Google CEO Eric Schmidt hinted at such a service in November, saying "You’ll be able to walk in a store and do commerce. You’d bump for everything and eventually replace credit cards." Now, BB cites "two people familiar with the plans" as saying the company is "considering building a payment and advertising service that would let users buy milk and bread by tapping or waving their mobile phones against a register at checkout," and that the service may debut this year.
Actually, it’s not just Google that is looking for inroads in this area. PayPal and Apple would also appear to be interested. In fact, the report suggests that PayPal is even open to partnering with companies like Google.
A service could indeed debut this year from Google, but it seems unlikely that it would gain a great deal of traction so soon. As TechCrunch’s Erick Schonfeld notes, "A lot of things need to happen before it catches on. The chips first need to be embedded in lots of mobile phones (Google, Apple, and Nokia are working on that). But then on the flip side, merchants need to install NFC chip readers at their cash registers, which is an expensive proposition (a few hundred dollars worth of equipment per cash register)."
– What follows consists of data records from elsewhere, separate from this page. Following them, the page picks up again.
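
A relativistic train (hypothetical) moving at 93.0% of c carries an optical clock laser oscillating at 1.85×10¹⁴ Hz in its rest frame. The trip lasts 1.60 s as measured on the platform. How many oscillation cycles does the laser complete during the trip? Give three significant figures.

β = 0.930; γ = 1/√(1 − 0.930²) = 1/√0.1351 = 2.721
The oscillator's own cycle count is N = f × τ where τ is the proper time on the train. τ = Δt/γ = 1.60/2.721 = 0.5881 s = 5.881×10⁻¹ s.
N = 1.85×10¹⁴ × 5.881×10⁻¹ = 1.088×10¹⁴.

N = 1.09×10¹⁴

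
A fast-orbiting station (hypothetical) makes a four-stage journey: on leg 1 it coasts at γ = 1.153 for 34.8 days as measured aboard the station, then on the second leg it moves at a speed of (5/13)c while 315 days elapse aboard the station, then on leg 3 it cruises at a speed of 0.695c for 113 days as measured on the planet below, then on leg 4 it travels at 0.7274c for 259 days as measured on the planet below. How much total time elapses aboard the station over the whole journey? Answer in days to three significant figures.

τ = 609 days

Leg 1: 34.8 days is already measured aboard the station.
Leg 2: 315 days is already measured aboard the station.
Leg 3: γ = 1/√(1 − 0.695²) = 1/√0.5170 = 1.391; τ_3 = 113/1.391 = 81.25 days.
Leg 4: γ = 1/√(1 − 0.7274²) = 1/√0.4709 = 1.457; τ_4 = 259/1.457 = 177.7 days.
Total: 34.80 + 315.0 + 81.25 + 177.7 days.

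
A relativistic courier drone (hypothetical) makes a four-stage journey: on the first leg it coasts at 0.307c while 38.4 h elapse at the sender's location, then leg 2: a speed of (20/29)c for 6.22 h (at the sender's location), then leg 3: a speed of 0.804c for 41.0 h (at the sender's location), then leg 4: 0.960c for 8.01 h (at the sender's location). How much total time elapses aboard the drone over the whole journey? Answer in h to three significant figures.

Leg 1: γ = 1/√(1 − 0.307²) = 1/√0.9058 = 1.051; τ_1 = 38.4/1.051 = 36.55 h.
Leg 2: γ = 1/√(1 − (20/29)²) = 29/21 ≈ 1.381; τ_2 = 6.22/1.381 = 4.504 h.
Leg 3: γ = 1/√(1 − 0.804²) = 1/√0.3536 = 1.682; τ_3 = 41.0/1.682 = 24.38 h.
Leg 4: γ = 1/√(1 − 0.960²) = 1/√0.07840 = 3.571; τ_4 = 8.01/3.571 = 2.243 h.
Total: 36.55 + 4.504 + 24.38 + 2.243 h.

τ = 67.7 h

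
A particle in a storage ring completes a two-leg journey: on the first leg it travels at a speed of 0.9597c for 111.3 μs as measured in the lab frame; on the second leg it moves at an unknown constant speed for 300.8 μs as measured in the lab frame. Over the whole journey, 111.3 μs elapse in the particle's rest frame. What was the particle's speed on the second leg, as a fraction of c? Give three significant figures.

β = 0.964

Leg 1: γ = 1/√(1 − 0.9597²) = 1/√0.07898 = 3.558; τ_1 = 111.3/3.558 = 31.28 μs.
Leg 2: speed unknown; τ_2 = 300.8/γ_2.
Total proper time: 31.28 + τ_2 = 111.3, so τ_2 = 111.3 − 31.28 = 80.02 μs.
γ_2 = 300.8/80.02 = 3.759; β = √(1 − 1/γ²) = √0.9292.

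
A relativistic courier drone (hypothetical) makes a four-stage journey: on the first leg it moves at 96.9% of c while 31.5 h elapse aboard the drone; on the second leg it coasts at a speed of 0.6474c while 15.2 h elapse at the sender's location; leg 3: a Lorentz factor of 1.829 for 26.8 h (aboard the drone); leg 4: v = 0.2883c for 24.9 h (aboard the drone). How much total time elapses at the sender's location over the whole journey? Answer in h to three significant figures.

Leg 1: β = 0.969; γ = 1/√(1 − 0.969²) = 1/√0.06104 = 4.048; Δt_1 = 4.048 × 31.5 = 127.5 h.
Leg 2: 15.2 h is already measured at the sender's location.
Leg 3: γ = 1.829; Δt_3 = 1.829 × 26.8 = 49.02 h.
Leg 4: γ = 1/√(1 − 0.2883²) = 1/√0.9169 = 1.044; Δt_4 = 1.044 × 24.9 = 26.00 h.
Total: 127.5 + 15.20 + 49.02 + 26.00 h.

Δt = 218 h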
The original report says, however, that Google is "ramping up efforts to seed merchants nationwide with NFC tags." The company has been handing out NFC kits, including window tags.
Should credit card companies be worried?
It was reported back in August that AT&T, Verizon, and T-Mobile were planning a "venture to displace credit and debit cards with smartphones". Meanwhile, companies like Visa and MasterCard were preparing their own potential PayPal competitors.
If Google does release a mobile payments service, it will be interesting to see if it taps into the Google Checkout brand.